Published 12:00 am Tuesday, May 10, 2011

By Sgt. 1st Class
Gail Braymen
Division West Public Affairs
FORT HOOD, Texas — When a brigade of Dutch air assault soldiers needed help getting off the ground during training here, an Army National Guard aviation company from North Carolina was happy to swoop in and assist.
Before the soldiers of Company C, 1st Battalion, 131st Aviation Regiment, from Salisbury, deploy to Iraq for the second time, they are training in Texas with Division West’s 166th Aviation Brigade.
The Netherlands’ 11th Air Assault Brigade is also training at Fort Hood for several weeks, in partnership with the 21st Cavalry Brigade.
When the National Guard aviators found out the Dutch soldiers needed air support, they readily agreed to help.
“There’s a chance we may be working with other coalition forces, or we may support State Department missions,” said Chief Warrant Officer 2 Martin Gottholm, an air mission commander with Company C. “It’s always good to work with other nations to see how they plan, and compare it with how we plan. Hopefully, we take away good things from each other.”
The 1-131st, an Alabama Army National Guard unit, will transport cargo, equipment and troops in support of Operation New Dawn. Flying the Dutch troops to and from missions in remote, unimproved areas of Fort Hood was real-world training for the Americans.

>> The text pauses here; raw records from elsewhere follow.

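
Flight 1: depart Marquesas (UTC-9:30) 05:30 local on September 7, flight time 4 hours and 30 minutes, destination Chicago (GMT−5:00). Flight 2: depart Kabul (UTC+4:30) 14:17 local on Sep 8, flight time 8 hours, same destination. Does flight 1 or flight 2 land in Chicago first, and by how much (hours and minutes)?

the first, by 22 hours 17 minutes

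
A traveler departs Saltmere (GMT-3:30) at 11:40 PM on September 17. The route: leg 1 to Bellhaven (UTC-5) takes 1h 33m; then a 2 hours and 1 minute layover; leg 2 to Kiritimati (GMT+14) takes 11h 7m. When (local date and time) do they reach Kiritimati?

Convert departure to UTC: 11:40 PM + 3:30 = 3:10 AM UTC on Sep 18.
Add 1 hour 33 minutes leg 1 → 4:43 AM UTC.
Add 2 hours 1 minute layover in Bellhaven → 6:44 AM UTC.
Add 11 hours and 7 minutes leg 2 → 5:51 PM UTC.
Kiritimati is UTC+14:00, so local arrival = 5:51 PM + 14:00 = 7:51 AM on Sep 19.

7:51 AM on September 19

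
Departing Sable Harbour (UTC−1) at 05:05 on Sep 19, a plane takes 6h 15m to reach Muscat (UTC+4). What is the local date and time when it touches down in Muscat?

Convert departure to UTC: 05:05 + 1:00 = 06:05 UTC on Sep 19.
Add 6 hours 15 minutes travel time → 12:20 UTC.
Muscat is UTC+4:00, so local arrival = 12:20 + 4:00 = 16:20 on Sep 19.

16:20 on September 19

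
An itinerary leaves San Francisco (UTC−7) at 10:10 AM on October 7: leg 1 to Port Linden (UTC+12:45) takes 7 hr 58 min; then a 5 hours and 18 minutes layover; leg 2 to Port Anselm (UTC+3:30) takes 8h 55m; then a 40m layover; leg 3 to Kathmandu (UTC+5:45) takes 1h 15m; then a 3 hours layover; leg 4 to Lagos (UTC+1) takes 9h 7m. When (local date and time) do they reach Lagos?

6:23 AM on October 9

Convert departure to UTC: 10:10 AM + 7:00 = 5:10 PM UTC on Oct 7.
Add 7 hours and 58 minutes leg 1 → 1:08 AM UTC (Oct 8).
Add 5 hours and 18 minutes layover in Port Linden → 6:26 AM UTC.
Add 8 hours 55 minutes leg 2 → 3:21 PM UTC.
Add 40 minutes layover in Port Anselm → 4:01 PM UTC.
Add 1 hour and 15 minutes leg 3 → 5:16 PM UTC.
Add 3 hours layover in Kathmandu → 8:16 PM UTC.
Add 9 hours 7 minutes leg 4 → 5:23 AM UTC (Oct 9).
Lagos is UTC+1:00, so local arrival = 5:23 AM + 1:00 = 6:23 AM on Oct 9.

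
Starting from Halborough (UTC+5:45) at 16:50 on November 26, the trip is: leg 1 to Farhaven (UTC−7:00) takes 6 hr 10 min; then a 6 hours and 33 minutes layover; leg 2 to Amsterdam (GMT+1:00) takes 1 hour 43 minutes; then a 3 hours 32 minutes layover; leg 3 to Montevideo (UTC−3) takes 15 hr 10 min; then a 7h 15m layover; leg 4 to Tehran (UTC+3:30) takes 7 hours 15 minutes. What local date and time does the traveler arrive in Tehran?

Convert departure to UTC: 16:50 − 5:45 = 11:05 UTC on Nov 26.
Add 6 hours 10 minutes leg 1 → 17:15 UTC.
Add 6 hours 33 minutes layover in Farhaven → 23:48 UTC.
Add 1 hour 43 minutes leg 2 → 01:31 UTC (Nov 27).
Add 3 hours and 32 minutes layover in Amsterdam → 05:03 UTC.
Add 15 hours 10 minutes leg 3 → 20:13 UTC.
Add 7 hours 15 minutes layover in Montevideo → 03:28 UTC (Nov 28).
Add 7 hours and 15 minutes leg 4 → 10:43 UTC.
Tehran is UTC+3:30, so local arrival = 10:43 + 3:30 = 14:13 on Nov 28.

14:13 on Nov 28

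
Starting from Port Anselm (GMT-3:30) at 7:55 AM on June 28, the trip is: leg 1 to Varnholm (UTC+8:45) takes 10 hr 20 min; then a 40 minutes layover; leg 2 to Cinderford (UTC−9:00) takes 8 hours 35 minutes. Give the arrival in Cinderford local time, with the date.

10:00 PM on June 28

Convert departure to UTC: 7:55 AM + 3:30 = 11:25 AM UTC on Jun 28.
Add 10 hours and 20 minutes leg 1 → 9:45 PM UTC.
Add 40 minutes layover in Varnholm → 10:25 PM UTC.
Add 8 hours 35 minutes leg 2 → 7:00 AM UTC (Jun 29).
Cinderford is UTC−9:00, so local arrival = 7:00 AM − 9:00 = 10:00 PM on Jun 28.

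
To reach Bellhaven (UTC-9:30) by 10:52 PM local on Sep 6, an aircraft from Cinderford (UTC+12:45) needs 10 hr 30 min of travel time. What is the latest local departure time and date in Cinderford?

10:37 AM on September 7

Target arrival in UTC: 10:52 PM + 9:30 = 8:22 AM on Sep 7.
Subtract 10 hours 30 minutes → departure 9:52 PM UTC on Sep 6.
Cinderford is UTC+12:45: 9:52 PM + 12:45 = 10:37 AM on Sep 7.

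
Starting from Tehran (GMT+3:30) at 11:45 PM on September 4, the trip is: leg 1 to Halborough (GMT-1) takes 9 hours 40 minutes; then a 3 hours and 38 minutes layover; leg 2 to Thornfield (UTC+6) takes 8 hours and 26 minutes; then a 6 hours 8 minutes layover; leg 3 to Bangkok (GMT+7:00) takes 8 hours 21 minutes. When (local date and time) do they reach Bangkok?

3:28 PM on September 6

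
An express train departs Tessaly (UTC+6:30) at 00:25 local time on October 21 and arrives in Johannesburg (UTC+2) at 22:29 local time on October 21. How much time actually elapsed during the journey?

Departure in UTC: 00:25 − 6:30 = 17:55 on Oct 20.
Arrival in UTC: 22:29 − 2:00 = 20:29 on Oct 21.
Elapsed = 20:29 − 17:55 (+1 day) = 26 hours 34 minutes.

26 hours 34 minutes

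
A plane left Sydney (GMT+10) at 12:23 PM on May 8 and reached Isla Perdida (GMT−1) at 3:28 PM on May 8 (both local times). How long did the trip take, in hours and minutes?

Departure in UTC: 12:23 PM − 10:00 = 2:23 AM on May 8.
Arrival in UTC: 3:28 PM + 1:00 = 4:28 PM on May 8.
Elapsed = 4:28 PM − 2:23 AM = 14 hours 5 minutes.

14 hours 5 minutes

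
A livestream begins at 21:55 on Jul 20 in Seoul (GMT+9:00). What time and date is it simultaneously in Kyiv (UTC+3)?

Kyiv is 6:00 behind Seoul.
Shift by the zone difference: 21:55 − 6:00 = 15:55 on Jul 20 in Kyiv.

15:55 on Jul 20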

“We’re always looking to support a ground unit doing this type of mission, because this is the type of mission the units we train will be doing in Iraq and Afghanistan,” said Capt. Brian Miles, training officer of the 166th Aviation Brigade’s 1st Battalion, 337th Aviation Regiment.
The 166th Aviation Brigade trains all National Guard and Reserve component aviation units — 47 percent of all Army aviation assets — before they deploy overseas. Sometimes, Miles said, the deploying aviators plan and execute training missions without getting to transport actual people.
“If we can get a ground force, it makes it a lot more realistic,” Miles said. “It’s a lot better if you use real troops.”
The National Guard aviators have worked with the Dutch infantrymen in three training exercises so far, with plans for a fourth later this month. At the same time, the 1-131st has been conducting an aerial gunnery.
It is a workload that training units typically could not sustain, Miles said.
“The 1-131st basically showed up (at Fort Hood) ready to go,” Miles said. “They are so prepared, they’re able to handle both events with no problem. The only other unit I’ve seen this good had already been in country for six months.”
The Dutch Soldiers appreciate not only the expertise and assistance of the American aviators, but the sheer size of the Fort Hood training area.
“There’s so much space for us,” said Dutch Sgt. 1st Class Vincent Westra, a training evaluator. “The villages in the training areas are really well built up. And there are a lot of helicopters here, which we don’t have in the Netherlands. That’s why we train here, to have all the assets, to incorporate the American air crew with our Dutch troops on the ground.”
Training with the N.C. National Guard troops is “realistic and relevant,” Westra said.
“(In Afghanistan and Iraq), we had to work together with the American soldiers, English soldiers and French soldiers,” Westra said, “so it’s really important to train in an international way. This is real life.”